To obtain 50% inhibitory concentration (IC50) and IC80 data, we incubated serial dilutions of antiserum with the virus, as described above. Antiserum dose-response curves were fit with a nonlinear function, and the IC50 and IC80 of the virus were calculated by a least-squares regression analysis. Statistical analysis of IC50 titers was performed with the nonparametric Mann-Whitney rank-order test (GraphPad Prism software package 3.0; GraphPad Software Inc., San Diego, Calif.).
Guinea pigs were immunized intramuscularly with 500 μg (in 400 μl of PBS) of the gp145 version of plasmid DNA at weeks 0, 2, and 6. At week 14, the guinea pigs were boosted with 1011 (in 400 μl of PBS) particles of recombinant Ad expressing the corresponding gp140 version of the protein. Sera were collected at weeks −2 and 16, divided into aliquots, and frozen at −20°C.

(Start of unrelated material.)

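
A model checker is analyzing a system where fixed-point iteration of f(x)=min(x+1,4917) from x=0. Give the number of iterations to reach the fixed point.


Step 1: x=0, cap=4917, increment=1
Step 2: x grows by 1 each step until capped at 4917; fixed point is x=4917
Step 3: iterations = ceil(4917/1) = 4917

4917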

293 cells were transfected with plasmid DNA expressing each immunogen by the calcium phosphate method performed according to the manufacturer's instructions (Invitrogen). Forty-eight hours after transfection, the cells were harvested, washed once with PBS, resuspended in lysis buffer (50 mM HEPES [pH 7.0], 150 mM NaCl, 1% NP-40, 1× proteinase inhibitor cocktail), and incubated on ice for 45 min. The cell lysate was centrifuged at 16,000 × g for 10 min at 4°C. The supernatant was collected, and the protein concentration was measured. Twenty micrograms of protein was mixed with 2× sample loading buffer (100 mM Tris, 4% SDS, 20% glycerol, 5% 2-mercaptoethanol, 0.2% bromophenol blue) and boiled for 5 min. The sample was then resolved by 4 to 15% gradient SDS-PAGE and transferred onto a nitrocellulose membrane (Bio-Rad). The membrane was blocked twice with Tris-buffered saline containing 0.3% Tween 20, 5% skim milk, and 1% bovine serum albumin at room temperature for 10 min, followed by incubation with the 2F5 antibody (1:2,500) in blocking buffer for 1 h at room temperature. The membrane was washed twice with 100 ml of Tris-buffered saline containing 0.3% Tween 20, followed by incubation with horseradish peroxidase-conjugated goat anti-human IgG (Chemicon, Temecula, Calif.) (1:5,000) for 30 min at room temperature. After two washes with 100 ml of washing buffer, the membrane was developed by use of ECL Western blotting detection reagents (Amersham, Piscataway, N.J.) and was exposed on Hyperfilm ECL (Amersham).